Excuse me? Is he mad? This is Jimmie of the Glasgow kiss, scourge of the leafy boulevards of richmond. If there's any bullying to be done, MY cat will be the one to do it, thank you very much. No day is complete without a territorial scrap with the white tom, his particular bête blanc.

Territory is everything. Jimmie's has shrunk because he can no longer climb anything higher than a sofa. This is particularly good news for the birds, who know a thing or two about being bullies themselves. "Pecking order" means precisely that: you peck anyone smaller than you who invades your territory and tries to steal your food.

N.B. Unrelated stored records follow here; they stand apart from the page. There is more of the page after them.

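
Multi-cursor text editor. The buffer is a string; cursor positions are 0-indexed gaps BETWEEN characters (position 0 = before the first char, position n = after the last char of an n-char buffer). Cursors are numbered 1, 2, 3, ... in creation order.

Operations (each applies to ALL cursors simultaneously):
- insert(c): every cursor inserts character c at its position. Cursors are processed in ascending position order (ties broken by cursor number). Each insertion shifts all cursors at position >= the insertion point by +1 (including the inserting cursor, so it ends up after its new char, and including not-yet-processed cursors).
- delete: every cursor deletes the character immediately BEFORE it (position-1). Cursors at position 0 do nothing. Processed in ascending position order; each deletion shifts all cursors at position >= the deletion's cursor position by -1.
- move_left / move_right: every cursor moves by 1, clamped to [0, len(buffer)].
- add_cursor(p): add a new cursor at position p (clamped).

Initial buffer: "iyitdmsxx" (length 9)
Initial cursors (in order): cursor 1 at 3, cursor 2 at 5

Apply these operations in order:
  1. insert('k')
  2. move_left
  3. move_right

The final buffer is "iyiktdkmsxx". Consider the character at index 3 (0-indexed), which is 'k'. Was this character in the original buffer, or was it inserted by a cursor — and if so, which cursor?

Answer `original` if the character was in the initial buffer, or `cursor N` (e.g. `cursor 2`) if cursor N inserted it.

After op 1 (insert('k')): buffer="iyiktdkmsxx" (len 11), cursors c1@4 c2@7, authorship ...1..2....
After op 2 (move_left): buffer="iyiktdkmsxx" (len 11), cursors c1@3 c2@6, authorship ...1..2....
After op 3 (move_right): buffer="iyiktdkmsxx" (len 11), cursors c1@4 c2@7, authorship ...1..2....
Authorship (.=original, N=cursor N): . . . 1 . . 2 . . . .
Index 3: author = 1

Answer: cursor 1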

So the jay and her quiffed baby and the great spotted woodpecker pair get first dibs at the peanut feeder followed, in descending order, by the starlings, green finches and great, blue and longtailed tits. But even the corvids hop it when they spot a squirrel racing along the fence.

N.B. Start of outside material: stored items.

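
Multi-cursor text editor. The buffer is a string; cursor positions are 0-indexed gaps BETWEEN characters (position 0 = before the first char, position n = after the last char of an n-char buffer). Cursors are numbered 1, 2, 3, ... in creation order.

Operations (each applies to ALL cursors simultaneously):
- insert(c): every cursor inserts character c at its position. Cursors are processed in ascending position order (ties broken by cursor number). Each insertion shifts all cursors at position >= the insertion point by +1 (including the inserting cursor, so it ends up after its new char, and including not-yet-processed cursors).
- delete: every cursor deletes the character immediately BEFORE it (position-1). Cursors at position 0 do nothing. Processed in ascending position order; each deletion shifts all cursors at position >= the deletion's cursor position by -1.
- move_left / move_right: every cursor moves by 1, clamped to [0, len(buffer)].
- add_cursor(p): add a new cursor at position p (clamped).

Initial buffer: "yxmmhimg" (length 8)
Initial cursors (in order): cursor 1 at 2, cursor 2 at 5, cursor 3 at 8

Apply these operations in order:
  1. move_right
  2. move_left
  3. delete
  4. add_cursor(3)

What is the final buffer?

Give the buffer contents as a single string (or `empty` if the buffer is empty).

After op 1 (move_right): buffer="yxmmhimg" (len 8), cursors c1@3 c2@6 c3@8, authorship ........
After op 2 (move_left): buffer="yxmmhimg" (len 8), cursors c1@2 c2@5 c3@7, authorship ........
After op 3 (delete): buffer="ymmig" (len 5), cursors c1@1 c2@3 c3@4, authorship .....
After op 4 (add_cursor(3)): buffer="ymmig" (len 5), cursors c1@1 c2@3 c4@3 c3@4, authorship .....

Answer: ymmig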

Grey squirrels are intelligent, calculating and tenacious and, more to the point, they know where you live. Mine has broken a link in the steel peanut feeder, the better to extract the nuts whole, and that's OK by me. Call it protection money well spent. In return, the wily rodent leaves the garden untrashed.

Yes, yes, I know the greys are incomers who dig up flowerbeds and allotments and steal a few bulbs and the odd vegetable, but look at it from their point of view. They are tough, self-sufficient omnivores. So who gets the good press? Wussy little vegetarian red squirrels who require a specialised habitat and round-theclock protection.

But then just as the resourceful grey menaces its way to the top of the heap, evolution plays its joker and up pops a genetic mutation, the deadly black squirrel, alan Sugar to the grey's Lucinda Ledgerwood. I'm not bothered, though: if any are foolhardy enough to show their noses in richmond, I'll set my cat on them.